Nel corso del progetto il sistema informativo comunale è stato aggiornato sia nelle infrastrutture che nei dispositivi di campo. Sono state installate nuove telecamere e sostituiti numerosi apparati obsoleti, sono stati attivati varchi a lettura automatica delle targhe sui principali accessi al territorio comunale e si è passati da un sistema basato prevalentemente su collegamenti wireless a una dorsale in fibra ottica, capace di garantire maggiore affidabilità, qualità delle immagini e continuità del servizio con punti di osservazione strategici e un sistema di controllo integrato a disposizione della Polizia Locale e delle Forze dell’Ordine.

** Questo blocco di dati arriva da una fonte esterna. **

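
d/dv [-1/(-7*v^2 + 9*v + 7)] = (9 - 14*v)/(-7*v^2 + 9*v + 7)^2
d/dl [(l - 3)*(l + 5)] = 2*l + 2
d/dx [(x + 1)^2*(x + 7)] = 3*(x + 1)*(x + 5)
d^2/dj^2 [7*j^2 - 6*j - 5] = 14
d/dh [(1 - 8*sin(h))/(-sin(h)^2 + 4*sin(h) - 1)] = 2*(sin(h) + 2*cos(2*h))*cos(h)/(sin(h)^2 - 4*sin(h) + 1)^2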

Particolare rilievo assumono le tecnologie all’avanguardia adottate per la gestione e l’analisi dei flussi video: rilevamento di assembramenti anomali, movimento in contro‑flusso, oggetti abbandonati o rimossi, identificazione di veicoli in base a forma e comportamento, generazione automatica di allarmi verso la sala operativa. L’infrastruttura è progettata per dialogare con plug‑in di intelligenza artificiale dedicati, già previsti in progetti complementari come “Castellammare Digitale”, così da costruire nel tempo un sistema di sicurezza urbana sempre più “intelligente”, basato su big data e algoritmi evoluti.

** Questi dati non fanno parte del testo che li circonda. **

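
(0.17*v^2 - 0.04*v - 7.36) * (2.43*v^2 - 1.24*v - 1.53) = 0.4131*v^4 - 0.308*v^3 - 18.0953*v^2 + 9.1876*v + 11.2608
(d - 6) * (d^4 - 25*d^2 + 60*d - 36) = d^5 - 6*d^4 - 25*d^3 + 210*d^2 - 396*d + 216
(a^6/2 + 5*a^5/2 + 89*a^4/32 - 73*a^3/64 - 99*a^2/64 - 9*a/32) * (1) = a^6/2 + 5*a^5/2 + 89*a^4/32 - 73*a^3/64 - 99*a^2/64 - 9*a/32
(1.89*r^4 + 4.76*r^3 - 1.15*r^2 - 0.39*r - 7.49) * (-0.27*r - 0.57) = -0.5103*r^5 - 2.3625*r^4 - 2.4027*r^3 + 0.7608*r^2 + 2.2446*r + 4.2693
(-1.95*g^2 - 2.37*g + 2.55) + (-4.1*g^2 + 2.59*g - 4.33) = -6.05*g^2 + 0.22*g - 1.78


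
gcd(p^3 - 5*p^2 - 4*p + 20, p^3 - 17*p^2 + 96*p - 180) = p - 5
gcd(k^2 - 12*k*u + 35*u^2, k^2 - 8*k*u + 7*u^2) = -k + 7*u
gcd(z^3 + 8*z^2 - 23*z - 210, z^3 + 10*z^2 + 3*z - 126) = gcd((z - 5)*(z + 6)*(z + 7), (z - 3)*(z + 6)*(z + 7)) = z^2 + 13*z + 42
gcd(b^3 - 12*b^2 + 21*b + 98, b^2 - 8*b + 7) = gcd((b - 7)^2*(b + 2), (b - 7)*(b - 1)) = b - 7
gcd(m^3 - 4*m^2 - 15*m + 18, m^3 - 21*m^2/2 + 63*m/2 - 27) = m - 6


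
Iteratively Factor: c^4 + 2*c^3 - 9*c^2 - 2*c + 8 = (c - 1)*(c^3 + 3*c^2 - 6*c - 8) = (c - 1)*(c + 1)*(c^2 + 2*c - 8) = (c - 1)*(c + 1)*(c + 4)*(c - 2)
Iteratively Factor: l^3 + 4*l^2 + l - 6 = (l + 2)*(l^2 + 2*l - 3) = (l + 2)*(l + 3)*(l - 1)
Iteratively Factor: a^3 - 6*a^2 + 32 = (a + 2)*(a^2 - 8*a + 16) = (a - 4)*(a + 2)*(a - 4)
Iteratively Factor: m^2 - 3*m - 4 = (m - 4)*(m + 1)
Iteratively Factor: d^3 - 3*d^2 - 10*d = (d)*(d^2 - 3*d - 10) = d*(d + 2)*(d - 5)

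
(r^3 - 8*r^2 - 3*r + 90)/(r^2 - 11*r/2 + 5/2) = 2*(r^2 - 3*r - 18)/(2*r - 1)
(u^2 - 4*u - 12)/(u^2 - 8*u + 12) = (u + 2)/(u - 2)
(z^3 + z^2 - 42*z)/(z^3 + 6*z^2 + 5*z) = (z^2 + z - 42)/(z^2 + 6*z + 5)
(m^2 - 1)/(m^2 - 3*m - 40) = (1 - m^2)/(-m^2 + 3*m + 40)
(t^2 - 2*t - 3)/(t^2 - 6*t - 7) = (t - 3)/(t - 7)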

Un elemento chiave è stato il potenziamento del Centro Elaborazione Dati comunale. Il progetto ha anche permesso di acquisire storage aggiuntivo, appliance dedicati all’elaborazione AI e hardware per i viewer della sala CED, in modo da sostenere senza criticità l’aumento del numero di telecamere, l’archiviazione di grandi volumi di immagini e l’elaborazione in tempo reale degli allarmi. Inoltre la sala operativa della Polizia Locale e i punti di visione presso Polizia di Stato, Carabinieri e Guardia di Finanza sono stati adeguati per garantire interoperabilità, condivisione delle informazioni e capacità di risposta coordinata agli eventi.

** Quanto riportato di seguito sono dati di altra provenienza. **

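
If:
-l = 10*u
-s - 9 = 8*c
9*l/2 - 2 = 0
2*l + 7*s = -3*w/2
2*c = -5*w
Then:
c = -2795/2547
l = 4/9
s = -563/2547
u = -2/45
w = 1118/2547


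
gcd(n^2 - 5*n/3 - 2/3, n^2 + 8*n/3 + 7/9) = n + 1/3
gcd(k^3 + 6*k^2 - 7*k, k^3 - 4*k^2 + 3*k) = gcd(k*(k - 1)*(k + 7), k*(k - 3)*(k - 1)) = k^2 - k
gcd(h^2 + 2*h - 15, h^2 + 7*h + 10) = h + 5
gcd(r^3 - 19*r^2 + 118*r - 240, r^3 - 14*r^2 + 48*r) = r^2 - 14*r + 48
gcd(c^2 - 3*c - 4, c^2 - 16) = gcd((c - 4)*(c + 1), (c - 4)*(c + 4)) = c - 4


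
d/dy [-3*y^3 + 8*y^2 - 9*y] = -9*y^2 + 16*y - 9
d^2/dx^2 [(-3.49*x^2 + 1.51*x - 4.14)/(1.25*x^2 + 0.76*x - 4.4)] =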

Il progetto “CASTELLAMMARE CITTÀ SICURA” ha così contribuito in modo concreto a rafforzare le condizioni di legalità, a migliorare la percezione di sicurezza dei cittadini e a rendere il contesto urbano più attrattivo per le attività economiche e il turismo, in linea con gli obiettivi del POC Legalità e delle politiche di coesione europee. Tutto ciò è stato possibile grazie al sostegno dell’Unione europea, che attraverso il POC Legalità ha affiancato il Comune nel percorso di modernizzazione del sistema di videosorveglianza e nella costruzione di una città più sicura, connessa e tecnologicamente avanzata.